Today’s reading from Harvard Managementor: Global Collaboration taught me three key lessons about global leadership. First off, there are far more areas of cultural nuance than I would have anticipated. Things that just seem like common sense to me, are actually very different in other parts of the world. Examples of this would be things like showing up to a meeting prior to the start time. The second lesson involves instruction. Prior to today’s reading, I believed that the biggest barrier to understanding the meaning of foreign colleagues was language. However, I now realize that cultural context plays a huge role. Not only does one need to understand the words of another language, but they also need to understand the subtext of the language in many cultures in order to effectively grasp the meaning. This brings me to my third big takeaway. You can always learn more about language. I, like professor Schultz, used to believe that it was enough to understand just enough of a language to convey your meaning. However, now I realize the value of mastering a language. This inspires me to put more work into pursuing a second language.
The multiculturalism reading got me thinking about my own multiculturalism. I reviewed the questions clarifying what it meant to be multicultural, and I have come to the conclusion that I am currently monocultural. I was raised within the majority culture in my area, and this culture is all I’ve ever known. I possess some knowledge of other cultures through my studies, but not enough that I would consider it any more than trivia. This is a wake-up call for me. One of the ways that I want to change this is by traveling and experiencing another culture firsthand. I believe that I will learn best through doing, and so I’m going to try to engage with Pitt Study abroad in the future.
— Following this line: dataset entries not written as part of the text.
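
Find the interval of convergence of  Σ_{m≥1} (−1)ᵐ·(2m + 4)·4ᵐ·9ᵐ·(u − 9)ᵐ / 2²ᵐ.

(80/9, 82/9)

Ratio test: |a_{m+1}/a_m| = [(2(m+1) + 4)/(2m + 4)] · 4·9/4 → 9 as m → ∞.
Convergence for |u − 9| · 9 < 1, i.e. |u − 9| < 1/9. So R = 1/9.
At u = 82/9: the terms have absolute value of order m, which does not tend to 0, so the series diverges by the divergence test.
When u = 80/9, the terms do not tend to 0, so the series diverges.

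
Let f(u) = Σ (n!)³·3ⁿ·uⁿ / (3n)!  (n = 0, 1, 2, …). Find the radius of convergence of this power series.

Ratio test: |a_{n+1}/a_n| = (n+1)³/[(3n+1)·(3n+2)·(3n+3)] · 3 → 1/9 as n → ∞.
The series converges when 1/9 · |u| < 1, giving R = 9.

R = 9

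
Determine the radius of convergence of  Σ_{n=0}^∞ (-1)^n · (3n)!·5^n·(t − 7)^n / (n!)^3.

R = 1/135

The ratio of consecutive coefficients is (3n+1)·(3n+2)·(3n+3)/(n+1)³ · 5 → 135.
The series converges when 135 · |t − 7| < 1, giving R = 1/135.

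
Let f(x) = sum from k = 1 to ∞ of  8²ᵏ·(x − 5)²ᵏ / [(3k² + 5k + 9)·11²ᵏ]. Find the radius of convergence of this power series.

By the ratio test, |a_{k+1}/a_k| = [(3k² + 5k + 9)/(3(k+1)² + 5(k+1) + 9)] · 64/121 → 64/121.
Since the exponent of (x − 5) increases by 2 each term, convergence requires |x − 5|² < 121/64, hence R = 11/8.

R = 11/8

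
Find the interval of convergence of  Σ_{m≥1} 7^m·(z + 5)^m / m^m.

Applying the root test, |a_m|^(1/m) = 7/m → 0.
Since the m-th root of |a_m| tends to 0, the series converges for all real z; R = ∞.

(−∞, ∞)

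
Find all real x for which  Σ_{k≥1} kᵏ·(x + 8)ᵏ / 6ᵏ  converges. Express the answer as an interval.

{-8}

Applying the root test, |a_k|^(1/k) = k/6 → ∞.
The root grows without bound, so R = 0 (convergence only at x = -8).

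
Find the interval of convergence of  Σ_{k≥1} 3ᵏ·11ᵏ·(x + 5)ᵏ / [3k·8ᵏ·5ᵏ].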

Global competency is the ability to understand the individuals that you’re working with within a global context. Leaders who possess a global competency can effectively manage people from around the world without making anyone feel isolated or offended. Without global competency, a leader risks alienating members of a team, which leads to ineffectiveness and usually a subpar result. Luckily, global competence can be improved. Leaders can learn about different cultures preventing as many misunderstandings as possible. They can also foster an inclusive environment where diverse people feel comfortable sharing their unique perspectives. They can also learn about the group power dynamic, and reorganize their team so that no one faction within it feels irrelevant.
Erin Meyer demonstrated just how many cultural nuances we have as a society, and how difficult yet crucial it can be to try to learn them all. Specifically, I am thinking about the Japanese Q&A session, in which the team members indicated that they had a question through the ‘brightness’ of their eyes. Valuable information can easily go unshared, and offense is easy to give if someone is not accustomed to cultural nuance. Another insight she offered regarded responses to feedback. Here, her description of a two-sided pendulum made intuitive sense to me. Some cultures are more direct in negative feedback, whereas others try to protect feelings at all costs. Some cultures lie in the middle. This two-dimensional model seems logical for how I as an individual approach unique feedback offering situations, and therefore I can see its value from a geopolitical lens as well.